4) 3-D plot of FT-IR spectra of evolved gas from the sample pyrolysis
5) Results of database search of extracted FT-IR spectrum (red) of gases evolved at 460°C showing matches with PA66 (blue) and PA6 (purple)


The evolution of CO2 was identified by MS analysis, but organic species were not identified with any confidence by searching extracted mass spectra from the acquisition in the NIST mass spectral library. Nevertheless, peaks in the ion currents (Figure 6) for mass numbers 15, 41, and 55, are consistent with Nylon-6, and peaks in the ion currents for mass numbers 17 and 54 are consistent with Nylon-6.6. Currents for ion masses 27, 30, and 44 are also shown. These also exhibit peaks during the decomposition, but the product ions are common to both polymers. No peaks were observed in the ion current for mass 113 (caprolactone) or 84 (cyclopentanone); however, these ions are not expected with electron impact mass spectrometric (EIMS) analysis.2

6) Overlay of TGA curve and MS ion currents for mass numbers 15, 17, 30, 41, 42, 44, 54, 55, 84, 97, and 113

TGA-GC-MS Analysis

The TGA-GC-MS analysis was performed in a quasicontinuous mode by sampling the gases evolved during the pyrolysis of the sample every four minutes. Figure 7 displays an overlay of the total ion chromatogram (TIC) from the GC-MS measurement with the thermal mass loss curve. Figure 8 shows an expanded view of the TIC with peak identifications that were determined from library searches of the extracted mass spectra. Caprolactam, a primary decomposition product of Nylon-6, was the major component of the evolved gases.
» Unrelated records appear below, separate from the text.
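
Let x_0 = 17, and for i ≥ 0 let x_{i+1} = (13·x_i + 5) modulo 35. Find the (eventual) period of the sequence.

4

x_0 = 17,  x_1 = 16,  x_2 = 3,  x_3 = 9,  x_4 = 17.
The sequence repeats with period 4.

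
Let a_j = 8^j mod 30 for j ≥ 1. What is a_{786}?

We have a_1 = 8,  a_2 = 4,  a_3 = 2,  a_4 = 16,  a_5 = 8.
The sequence repeats with period 4.
(786 - 1) mod 4 = 1, so a_{786} = a_2 = 4.

4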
It started to appear in the gas sampling around 400°C and continued to appear in pulses up to around 500°C. The appearance of CO2 in the gas samplings between 400°C and 480°C was also consistent with both TGA-FT-IR and TGA-MS findings. Chromatographic separation of the gaseous components during the GC-MS analysis allowed the identification of a variety of other organic species that were not identified by either FTIR or MS analysis (Figure 9). Cyclopentanone is a thermal decomposition product most characteristic of Nylon-6,6.3

7) TGA curve (green) and TIC (red) from quasi-continuous mode GC-MS analysis of evolved gases
8) Expanded view of TIC from GC-MS analysis with labeling of identified peaks
9) Results of library searches of mass spectra extracted from peaks in GC-MS. Extracted spectra are in red and library spectra are in blue.
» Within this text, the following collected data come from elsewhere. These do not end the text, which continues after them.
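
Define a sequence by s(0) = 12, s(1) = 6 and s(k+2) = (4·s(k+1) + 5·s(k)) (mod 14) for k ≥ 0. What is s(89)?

We have s(0) = 12,  s(1) = 6,  s(2) = 0,  s(3) = 2,  s(4) = 8,  s(5) = 0,  s(6) = 12,  s(7) = 6.
Since (s(6), s(7)) = (s(0), s(1)) = (12, 6) (two consecutive terms determine the rest), the sequence is periodic with period 6.
So s(89) = s(0 + ((89-0) mod 6)) = s(5) = 0.

0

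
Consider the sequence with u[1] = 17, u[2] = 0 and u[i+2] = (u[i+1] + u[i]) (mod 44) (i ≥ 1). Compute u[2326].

We have u[1] = 17; u[2] = 0; u[3] = 17; u[4] = 17; u[5] = 34; u[6] = 7; u[7] = 41; u[8] = 4; u[9] = 1; u[10] = 5; u[11] = 6; u[12] = 11; u[13] = 17; u[14] = 28; u[15] = 1; u[16] = 29; u[17] = 30; u[18] = 15; u[19] = 1; u[20] = 16; u[21] = 17; u[22] = 33; u[23] = 6; u[24] = 39; u[25] = 1; u[26] = 40; u[27] = 41; u[28] = 37; u[29] = 34; u[30] = 27; u[31] = 17; u[32] = 0.
The sequence repeats with period 30.
(2326 - 1) mod 30 = 15, so u[2326] = u[16] = 29.

29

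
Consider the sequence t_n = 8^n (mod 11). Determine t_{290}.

1

Listing terms: t_1 = 8; t_2 = 9; t_3 = 6; t_4 = 4; t_5 = 10; t_6 = 3; t_7 = 2; t_8 = 5; t_9 = 7; t_{10} = 1; t_{11} = 8.
Since t_{11} = t_1 = 8, the sequence is periodic with period 10.
So t_{290} = t_{1 + ((290-1) mod 10)} = t_{10} = 1.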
Each evolved gas analysis method has specific strengths and weaknesses that normally lend each one to specific applications. GC-MS is generally the most informative of the three methods due to the chromatographic separation of gaseous components, allowing their individual identification. In this study, GC-MS offered the clearest identification of caprolactam, confirming that the material consisted primarily of Nylon-6. It also identified cyclopentanone and nitrile products that are more characteristic of Nylon-6,6. A variety of other cyclic organic species, possibly products of Nylon-6,6, were identified for the first time in this study. EIMS (electron impact mass spectrometry) and FT-IR results confirmed the presence of both nylon polymers in the recycled carpet material. Molecular ion masses characteristic of both Nylon-6 and Nylon-6,6 were identified by EIMS. Although FT-IR identified both polymers as potential components of the material, due to the similarities between the spectra, this evolved gas analysis method was the least definitive with respect to which specific nylon polymer(s) were actually present. 

As demonstrated in this study, thermogravimetric analysis coupled with evolved gas analysis (TGA-EGA) methods is an informative and time-saving analytical tool that is useful not only for simultaneously determining the thermal decomposition profile and chemical composition of materials, but also for elucidating the chemical processes responsible for thermal mass loss by identifying the corresponding evolved gas species.